Afterward, they lay as if dismembered. One leg, clad in a white pajama, was up among the pillows near her head. She stroked the bare foot. The sheets, which had been of an incredible softness, were kicked out of place. Far down the beach, unseen, an American flag flew from a single tall pole like a signal of decency and goodness.

“This is the way you fall in love,” he said.

“Is this the way you did?”

“Oh, God no.”

He was silent then.

“I was stricken,” he said. “I was blinded by it. I didn’t know anything. Of course, neither did she. That was a long time ago. Then we got divorced. We were simply different kinds of people. She had the courage to say it. She wrote me a letter.”

“It was that easy?”

“Oh, not at the time. Things are never that easy at the time.”

“I know,” she said. “I married for sex.”

“I hoped that was what I was marrying for.”

“Women are very weak.”

“That’s funny. I haven’t found that to be so.”

“They’re weak. A bracelet, a trinket, a ring.”

“I notice you’re still wearing one.”

“It’s sentimental,” she said. “I can’t wait to take it off.”

“Let me,” he said but did not move.

“You certainly deserve to.”

He didn’t want to say anything further but to let that remain like a last chord. Then he said,

“I was very impressed when you were speaking Greek. He was impressed, too.”

“I don’t really know that much.”

“You seemed to have no problem.”

“My problem is that I need to find a place to live. I need to earn money, and I need a place to live.”

“I’ll help you.”

“Do you mean that?”

“Absolutely. A woman like you can have anything she wants.”

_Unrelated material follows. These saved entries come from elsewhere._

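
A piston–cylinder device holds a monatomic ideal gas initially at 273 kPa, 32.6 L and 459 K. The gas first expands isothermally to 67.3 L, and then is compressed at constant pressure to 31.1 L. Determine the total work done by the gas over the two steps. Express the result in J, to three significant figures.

W_total ≈ 1660 J

Step 1 (isothermal): W = P₁V₁ ln(V₂/V₁) = (8900) ln(67.3/32.6) = 6451 J.
After step 1: P = 132.2 kPa, V = 67.3 L, T = 459 K.
Step 2 (isobaric): W = PΔV = (132.2 kPa)(31.1 − 67.3 L) = -4787 J.
W_total = 6451 − 4787 = 1664 J.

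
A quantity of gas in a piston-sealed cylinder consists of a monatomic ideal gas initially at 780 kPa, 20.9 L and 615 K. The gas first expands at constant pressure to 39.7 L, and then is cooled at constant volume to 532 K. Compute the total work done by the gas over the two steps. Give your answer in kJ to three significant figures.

Step 1 (isobaric): W = PΔV = (780 kPa)(39.7 − 20.9 L) = 14664 J.
Step 2 (isochoric): W = 0 (constant volume).
W_total = 14664 + 0 = 14664 J.

W_total ≈ 14.7 kJ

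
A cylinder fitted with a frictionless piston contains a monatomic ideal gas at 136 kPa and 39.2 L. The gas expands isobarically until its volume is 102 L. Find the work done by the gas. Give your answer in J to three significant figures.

Isobaric: W = P ΔV.
W = (136 kPa)(102 − 39.2 L) = (136)(62.8) = 8541 J.

W ≈ 8540 J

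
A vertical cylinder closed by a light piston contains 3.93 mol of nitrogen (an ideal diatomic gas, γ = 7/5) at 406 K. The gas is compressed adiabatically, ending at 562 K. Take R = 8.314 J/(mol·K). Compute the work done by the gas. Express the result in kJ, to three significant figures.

Adiabatic ⇒ Q = 0, so W_by = −ΔU = nCᵥ(T₁ − T₂).
Cᵥ = 5R/2 = 20.79 J/(mol·K).
W = (3.93)(20.79)(406 − 562) = -12743 J.

W ≈ -12.7 kJ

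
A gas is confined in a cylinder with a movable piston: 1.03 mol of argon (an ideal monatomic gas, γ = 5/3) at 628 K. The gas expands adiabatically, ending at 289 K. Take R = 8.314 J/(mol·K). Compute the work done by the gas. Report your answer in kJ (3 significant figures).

Adiabatic ⇒ Q = 0, so W_by = −ΔU = nCᵥ(T₁ − T₂).
Cᵥ = 3R/2 = 12.47 J/(mol·K).
W = (1.03)(12.47)(628 − 289) = 4354 J.

W ≈ 4.35 kJ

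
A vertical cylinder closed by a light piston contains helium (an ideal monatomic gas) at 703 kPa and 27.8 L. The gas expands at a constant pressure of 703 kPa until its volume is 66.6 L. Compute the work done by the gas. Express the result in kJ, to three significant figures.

W ≈ 27.3 kJ

Isobaric: W = P ΔV.
W = (703 kPa)(66.6 − 27.8 L) = (703)(38.8) = 27276 J.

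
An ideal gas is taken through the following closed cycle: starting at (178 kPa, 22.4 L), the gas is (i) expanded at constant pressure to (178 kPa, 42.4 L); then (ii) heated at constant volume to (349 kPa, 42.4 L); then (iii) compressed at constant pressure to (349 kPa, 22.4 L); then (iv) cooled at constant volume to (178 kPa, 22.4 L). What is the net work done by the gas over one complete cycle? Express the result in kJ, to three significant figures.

Constant-volume legs do no work.
W(i) = (178)(42.4 − 22.4) = 3560 J; W(iii) = (349)(22.4 − 42.4) = -6980 J.
W_net = 3560 − 6980 = -3420 J (the counter-clockwise enclosed area).

W_net ≈ -3.42 kJ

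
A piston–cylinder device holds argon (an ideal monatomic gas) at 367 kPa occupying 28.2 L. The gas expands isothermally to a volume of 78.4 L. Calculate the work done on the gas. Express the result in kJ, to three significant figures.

Isothermal: W = nRT ln(V₂/V₁) = P₁V₁ ln(V₂/V₁).
P₁V₁ = (367 kPa)(28.2 L) = 10349 J.
W = 10349 × ln(78.4/28.2) = 10349 × 1.023
W_by_gas = 10582 J; work on gas = −W_by = -10582 J.

W ≈ -10.6 kJ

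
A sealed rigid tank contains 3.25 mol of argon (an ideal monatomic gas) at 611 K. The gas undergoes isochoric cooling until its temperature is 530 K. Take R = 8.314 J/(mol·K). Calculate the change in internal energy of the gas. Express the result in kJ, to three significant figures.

Constant volume ⇒ W = 0, so Q = ΔU = nCᵥΔT with Cᵥ = 3R/2 = 12.47 J/(mol·K).
ΔU = (3.25)(12.47)(530 − 611) = -3283 J.

ΔU ≈ -3.28 kJ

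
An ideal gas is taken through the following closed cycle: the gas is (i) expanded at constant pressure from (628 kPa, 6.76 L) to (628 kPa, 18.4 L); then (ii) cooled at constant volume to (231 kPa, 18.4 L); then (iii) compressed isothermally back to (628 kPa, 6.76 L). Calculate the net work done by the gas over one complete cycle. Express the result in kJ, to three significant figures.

W_net ≈ 3.05 kJ

Leg (i): W = PΔV = (628)(18.4 − 6.76) = 7310 J.
Leg (ii): W = 0.
Leg (iii): W = PᵢVᵢ ln(V_f/Vᵢ) = (4250) ln(6.76/18.4) = -4256 J.
W_net = 7310 − 4256 = 3054 J.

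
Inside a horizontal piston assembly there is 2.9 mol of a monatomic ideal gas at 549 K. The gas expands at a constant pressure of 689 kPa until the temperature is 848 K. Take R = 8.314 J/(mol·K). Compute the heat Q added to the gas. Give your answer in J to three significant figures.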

“A woman like me,” she said.

Yes, like her. The thought of traveling with her, the two of them together in Greece—he ignored the fact of her husband there—the Greece she had told him about. He imagined it, Salonica, Kythira, the women in black, the white boats that linked the islands. He’d never been there. He’d read
The Colossus of Maroussi
, wild and exaggerated, he’d read Homer, he’d seen
Antigone
and
Medea
and listened to the fabulous voice
of Nana Mouskouri filled with life. Not all at once but somehow together he thought of Aleksei Paros who had more or less disappeared, Maria Callas, the shipping magnates, the white wine that tasted of pine sap, the Aegean, white teeth and dark hair. It was all a brilliant dream, Greece was in one’s blood, they wailed at the grave there, they washed the bodies of the dead. But it was not death that drew him, it was the opposite. With Christine it would be unimaginably rich, living in the sunlight, on the water, on terraces hidden by vines, in the bare rooms of hotels. She would shake it flat and read some of the Greek newspaper to him, perhaps she would, he imagined her able to do anything. He wanted the Greek words for morning, night, thank you, love. He wanted some dirty Greek words so he could whisper them. Nude, he remembered, was the same in every language but probably not in Greek. He loved her nude, he loved thinking of it. He was for the moment emptied of desire but not in the broader sense.